How do I calculate what lens or objective I should use if I want the diverged beam to cover a 14" f/4.9 collimation mirror? I need to put the spatial filter in the focal length of the mirror.
I found a pretty good spatial filtering app note here: http://www.oriel.com/down/pdf/09040.pdf
The "Freely diverging beam" section shows how to calculate the output cone angle, from which the beam diameter at a given distance can be calculated by simple trigonometry which is beyond me at the moment. (exercise left to the student). So, you could start with the collimator diameter and focal length which determines the require cone angle, then work backwards to find a feasible combination of objective, pinhole size, and input beam diameter that illuminates the collimator well. It would probably be easiest to put all the math in a spreadsheet or MathCad type program and fiddle with parameters until a solution was found.
Re spot size calculations, I'll have to compare their math with mine to see if the results come out the same and if not, why not.
Without complicated math, here is how I do it. First place your spatial filter at the focal length of the collimator. From your statement this is 14" * 4.9 = 68.6". This is where it has to be no matter what the calculations come out to be if you want the diverging beam to be collimated. So that is a constant. Then, simply put an objective (no pinhole) in the spatial filter and see what you have. Then go up or down. You will probably need a 20x to cover the entire mirror at that distance but check it out. Remember that the focus spot of the objective has to be 68.6 inches away from the collimator not the objective itself. With my spatial filter I put exactly where the pinhole plane is. The objective moves in and out. The pinhole remains fixed and will always be at the focus of the objective when tuned.

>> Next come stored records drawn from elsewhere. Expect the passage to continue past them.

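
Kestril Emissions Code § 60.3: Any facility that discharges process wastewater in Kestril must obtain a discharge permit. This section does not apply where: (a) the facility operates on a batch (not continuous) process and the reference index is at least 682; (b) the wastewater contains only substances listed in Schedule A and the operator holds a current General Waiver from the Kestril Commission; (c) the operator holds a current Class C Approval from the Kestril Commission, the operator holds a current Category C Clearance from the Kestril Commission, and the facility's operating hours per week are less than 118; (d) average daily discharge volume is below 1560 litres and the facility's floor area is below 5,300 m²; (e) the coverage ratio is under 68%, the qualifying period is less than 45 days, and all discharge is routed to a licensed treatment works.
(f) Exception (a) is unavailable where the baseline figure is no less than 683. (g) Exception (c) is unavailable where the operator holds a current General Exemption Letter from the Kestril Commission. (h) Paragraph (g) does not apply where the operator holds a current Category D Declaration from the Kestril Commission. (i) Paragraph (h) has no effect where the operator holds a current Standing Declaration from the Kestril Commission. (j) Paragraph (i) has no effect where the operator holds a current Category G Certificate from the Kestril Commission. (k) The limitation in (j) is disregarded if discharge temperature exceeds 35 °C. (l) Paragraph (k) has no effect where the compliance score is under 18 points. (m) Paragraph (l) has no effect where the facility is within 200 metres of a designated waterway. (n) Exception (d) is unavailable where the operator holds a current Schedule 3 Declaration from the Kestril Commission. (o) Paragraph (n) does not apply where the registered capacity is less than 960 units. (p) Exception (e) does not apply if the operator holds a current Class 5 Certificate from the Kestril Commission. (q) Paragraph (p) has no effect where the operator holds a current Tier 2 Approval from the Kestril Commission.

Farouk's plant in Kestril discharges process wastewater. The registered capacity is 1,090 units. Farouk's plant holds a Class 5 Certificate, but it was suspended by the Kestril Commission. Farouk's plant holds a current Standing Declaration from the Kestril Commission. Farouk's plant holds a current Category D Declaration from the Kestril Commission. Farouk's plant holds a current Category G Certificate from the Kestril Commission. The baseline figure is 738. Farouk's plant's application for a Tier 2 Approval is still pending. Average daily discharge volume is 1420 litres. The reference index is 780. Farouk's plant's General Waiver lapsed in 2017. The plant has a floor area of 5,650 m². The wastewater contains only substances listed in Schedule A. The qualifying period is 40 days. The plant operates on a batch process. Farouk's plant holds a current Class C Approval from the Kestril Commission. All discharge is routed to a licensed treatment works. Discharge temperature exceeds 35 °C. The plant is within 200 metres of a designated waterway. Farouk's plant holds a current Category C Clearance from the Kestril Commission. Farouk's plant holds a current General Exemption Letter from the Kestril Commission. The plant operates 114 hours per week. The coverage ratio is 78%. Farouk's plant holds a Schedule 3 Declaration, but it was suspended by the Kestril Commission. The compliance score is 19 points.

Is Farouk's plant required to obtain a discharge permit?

Exception (a): the facility operates on a batch process; the reference index is 780, meeting the 682 threshold — every condition holds. However, paragraph (f) must be considered: (f) is engaged — the baseline figure is 738, meeting the 683 threshold. Exception (a) does not apply.
Exception (b) requires that the operator holds a current General Waiver from the Kestril Commission; but no current General Waiver is held, so (b) is unavailable.
Exception (c) is satisfied on its face — a current Class C Approval is held; a current Category C Clearance is held; the facility's operating hours per week are 114, less than the 118 limit. But applying paragraphs (g)–(m): (g) operates — a current General Exemption Letter is held. (h) operates (a current Category D Declaration is held), but is displaced by (i): (i) operates against (h): a current Standing Declaration is held. (j) would limit (i) — a current Category G Certificate is held — but (k) sets (j) aside: (k) is engaged — discharge temperature exceeds 35 °C. (l), which would lift (k), does not operate here — the compliance score is 19 points, not under 18 points. (c) is therefore removed.
Exception (d) requires that the facility's floor area is below 5,300 m²; but the facility's floor area is 5,650 m², not below 5,300 m², so (d) is unavailable.
Exception (e) does not apply: the coverage ratio is 78%, not under 68%.
Every exception is unavailable, so the rule governs.

Yes — Farouk's plant must obtain a discharge permit.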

Let me ask you a question. Are you making a 12" or 13" hologram? If you are only making a 4" x 5" hologram you do not need to cover then entire collimator, just as much as you need which will probably only use a 10x or 5x. Otherwise you would waste a lot of energy. But no matter what objective you use, put it 68.6" away from your collimator.
My mirror is 14" diameter and focal length of 75". I have never needed a 40x. Just 5x, 10x, and 20x for different size plates.